Historians like to talk about objectivity as the goal to which they strive in the
performance of their work. And while actual works of history never quite achieve this lofty
ideal, nearly all historians earnestly attempt to view their subject matter in a kind of vacuum free
from contemporary moral constraints that might skew their view and interpretations. Except, it
would seem, when it comes to the matter of the Holocaust. As a result of what Inga Clendinnen
has called ‘the Gorgon effect’(the seeming inability of historians to progress far past
“bafflement” and “demoralization” when it comes to understanding the Holocaust), this event
has come to be seen as an uniquely terrible anomaly that requires its own set of rules; rules that
often diverge markedly from those that apply to all other historical cases.

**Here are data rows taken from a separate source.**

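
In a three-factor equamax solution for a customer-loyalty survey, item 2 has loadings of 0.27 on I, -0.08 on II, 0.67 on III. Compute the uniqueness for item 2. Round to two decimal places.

0.47

h² = 0.27² + (-0.08)² + 0.67² = 0.0729 + 0.0064 + 0.4489 = 0.5282
Uniqueness u² = 1 − h² = 1 − 0.5282 = 0.4718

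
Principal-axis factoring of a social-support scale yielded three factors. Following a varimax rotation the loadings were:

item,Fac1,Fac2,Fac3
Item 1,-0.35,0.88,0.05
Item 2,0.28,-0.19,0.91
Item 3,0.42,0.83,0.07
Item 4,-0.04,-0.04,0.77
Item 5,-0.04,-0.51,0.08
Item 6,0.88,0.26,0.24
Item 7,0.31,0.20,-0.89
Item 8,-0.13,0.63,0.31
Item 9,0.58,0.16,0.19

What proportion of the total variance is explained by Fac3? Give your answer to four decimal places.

SS loadings for Fac3 = 0.05² + 0.91² + 0.07² + 0.77² + 0.08² + 0.24² + (-0.89)² + 0.31² + 0.19² = 2.4167
Proportion of variance = 2.4167 / 9 = 0.2685.

0.2685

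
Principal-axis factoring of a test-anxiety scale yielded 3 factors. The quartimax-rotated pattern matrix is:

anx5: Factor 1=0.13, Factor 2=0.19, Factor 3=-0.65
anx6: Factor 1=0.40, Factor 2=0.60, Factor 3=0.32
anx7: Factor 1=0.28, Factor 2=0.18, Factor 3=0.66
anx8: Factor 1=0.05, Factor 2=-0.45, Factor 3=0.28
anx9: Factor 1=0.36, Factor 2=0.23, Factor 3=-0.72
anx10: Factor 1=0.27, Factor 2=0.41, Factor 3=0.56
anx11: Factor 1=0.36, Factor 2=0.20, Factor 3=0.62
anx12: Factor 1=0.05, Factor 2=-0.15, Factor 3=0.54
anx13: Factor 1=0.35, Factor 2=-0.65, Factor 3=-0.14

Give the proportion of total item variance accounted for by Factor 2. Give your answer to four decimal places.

SS loadings for Factor 2 = 0.19² + 0.60² + 0.18² + (-0.45)² + 0.23² + 0.41² + 0.20² + (-0.15)² + (-0.65)² = 1.3370
Proportion of variance = 1.3370 / 9 = 0.1486.

0.1486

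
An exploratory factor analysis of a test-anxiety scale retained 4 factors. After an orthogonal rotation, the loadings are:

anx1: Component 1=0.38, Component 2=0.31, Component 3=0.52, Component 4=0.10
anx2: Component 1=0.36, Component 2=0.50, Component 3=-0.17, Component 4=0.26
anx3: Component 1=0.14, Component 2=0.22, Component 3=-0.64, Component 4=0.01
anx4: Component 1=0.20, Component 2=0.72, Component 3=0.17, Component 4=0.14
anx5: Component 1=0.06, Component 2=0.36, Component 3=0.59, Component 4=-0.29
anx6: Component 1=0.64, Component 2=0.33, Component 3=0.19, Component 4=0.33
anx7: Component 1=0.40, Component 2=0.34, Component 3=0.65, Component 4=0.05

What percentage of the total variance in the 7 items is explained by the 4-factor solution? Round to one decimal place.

57.3%

Communalities: 0.5209, 0.4761, 0.4777, 0.6069, 0.5654, 0.6635, 0.7006; Σh² = 4.0111.
Total variance with 7 standardized items is 7, so the solution explains 4.0111/7 = 0.5730 = 57.30%.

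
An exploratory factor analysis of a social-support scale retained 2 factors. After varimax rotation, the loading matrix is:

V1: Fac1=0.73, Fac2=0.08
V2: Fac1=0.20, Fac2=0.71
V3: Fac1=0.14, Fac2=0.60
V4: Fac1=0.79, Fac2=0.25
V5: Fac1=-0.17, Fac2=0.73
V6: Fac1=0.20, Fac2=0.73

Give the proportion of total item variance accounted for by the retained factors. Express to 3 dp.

0.547

Communalities: 0.5393, 0.5441, 0.3796, 0.6866, 0.5618, 0.5729; Σh² = 3.2843.
Total variance with 6 standardized items is 6, so the solution explains 3.2843/6 = 0.5474.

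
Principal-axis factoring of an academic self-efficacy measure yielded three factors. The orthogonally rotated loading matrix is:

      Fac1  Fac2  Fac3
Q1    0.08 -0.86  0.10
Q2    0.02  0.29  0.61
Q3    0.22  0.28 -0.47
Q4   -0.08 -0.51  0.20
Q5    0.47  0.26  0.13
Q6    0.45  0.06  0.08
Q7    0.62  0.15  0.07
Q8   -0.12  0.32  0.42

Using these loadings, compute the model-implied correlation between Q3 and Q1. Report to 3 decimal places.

r̂ = Σ λ_i·λ_j across factors = (0.22)(0.08) + (0.28)(-0.86) + (-0.47)(0.10)
  = +0.0176 -0.2408 -0.0470 = -0.2702

-0.270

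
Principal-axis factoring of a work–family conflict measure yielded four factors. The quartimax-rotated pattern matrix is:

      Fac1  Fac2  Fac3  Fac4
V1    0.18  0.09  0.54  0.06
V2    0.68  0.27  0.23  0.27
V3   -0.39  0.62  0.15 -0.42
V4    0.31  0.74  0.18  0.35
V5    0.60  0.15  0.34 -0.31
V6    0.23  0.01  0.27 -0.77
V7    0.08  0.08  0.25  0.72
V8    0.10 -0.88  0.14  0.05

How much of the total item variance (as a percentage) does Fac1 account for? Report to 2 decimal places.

SS loadings for Fac1 = 0.18² + 0.68² + (-0.39)² + 0.31² + 0.60² + 0.23² + 0.08² + 0.10² = 1.1723
With 8 standardized items, total variance = 8. Proportion = 1.1723/8 = 0.1465 → 14.65%.

14.65%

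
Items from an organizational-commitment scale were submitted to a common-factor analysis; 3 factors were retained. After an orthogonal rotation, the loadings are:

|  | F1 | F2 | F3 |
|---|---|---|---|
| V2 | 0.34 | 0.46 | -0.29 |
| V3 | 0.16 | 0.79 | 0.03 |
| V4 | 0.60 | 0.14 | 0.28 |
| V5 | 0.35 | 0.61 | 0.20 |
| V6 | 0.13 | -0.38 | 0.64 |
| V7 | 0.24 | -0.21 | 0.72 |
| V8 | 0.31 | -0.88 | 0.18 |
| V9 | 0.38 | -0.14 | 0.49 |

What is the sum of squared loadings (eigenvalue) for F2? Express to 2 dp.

SS loadings for F2 = 0.46² + 0.79² + 0.14² + 0.61² + (-0.38)² + (-0.21)² + (-0.88)² + (-0.14)² = 0.2116 + 0.6241 + 0.0196 + 0.3721 + 0.1444 + 0.0441 + 0.7744 + 0.0196 = 2.2099

2.21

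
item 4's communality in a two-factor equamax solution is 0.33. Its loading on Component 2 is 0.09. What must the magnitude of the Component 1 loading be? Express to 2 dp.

Under orthogonal rotation h² = Σλ², so λ_Component 1² = h² − (0.0081) = 0.33 − 0.0081 = 0.3219.
|λ| = √0.3219 = 0.5674.

0.57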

While the established
historical practice is to assume a “cautious skepticism toward any testimony until an independent
confirmation of its content has been found,” some historians argue that we need to abandon (or
even reverse) this rule in the case of the Holocaust (Gross 140). And while nearly all historical
events are interpreted and reinterpreted through well tested schema, the difficulties which
historians of the Holocaust have with understanding it by using these schema has fostered
entirely new explanatory modes designed specifically to explain this one event. Moreover, the
mainstream view of this event as one from which morality cannot be separated has allowed
historians to argue against an entire school of thought simply because of the consequences of
such thought for the interpretation of the Holocaust. Indeed, one wonders how the world will
ever be able to approach any kind of historical understanding of the Holocaust, if historians, a
group who pride themselves on their amoral analytic thinking are unable, or unwilling, to do so.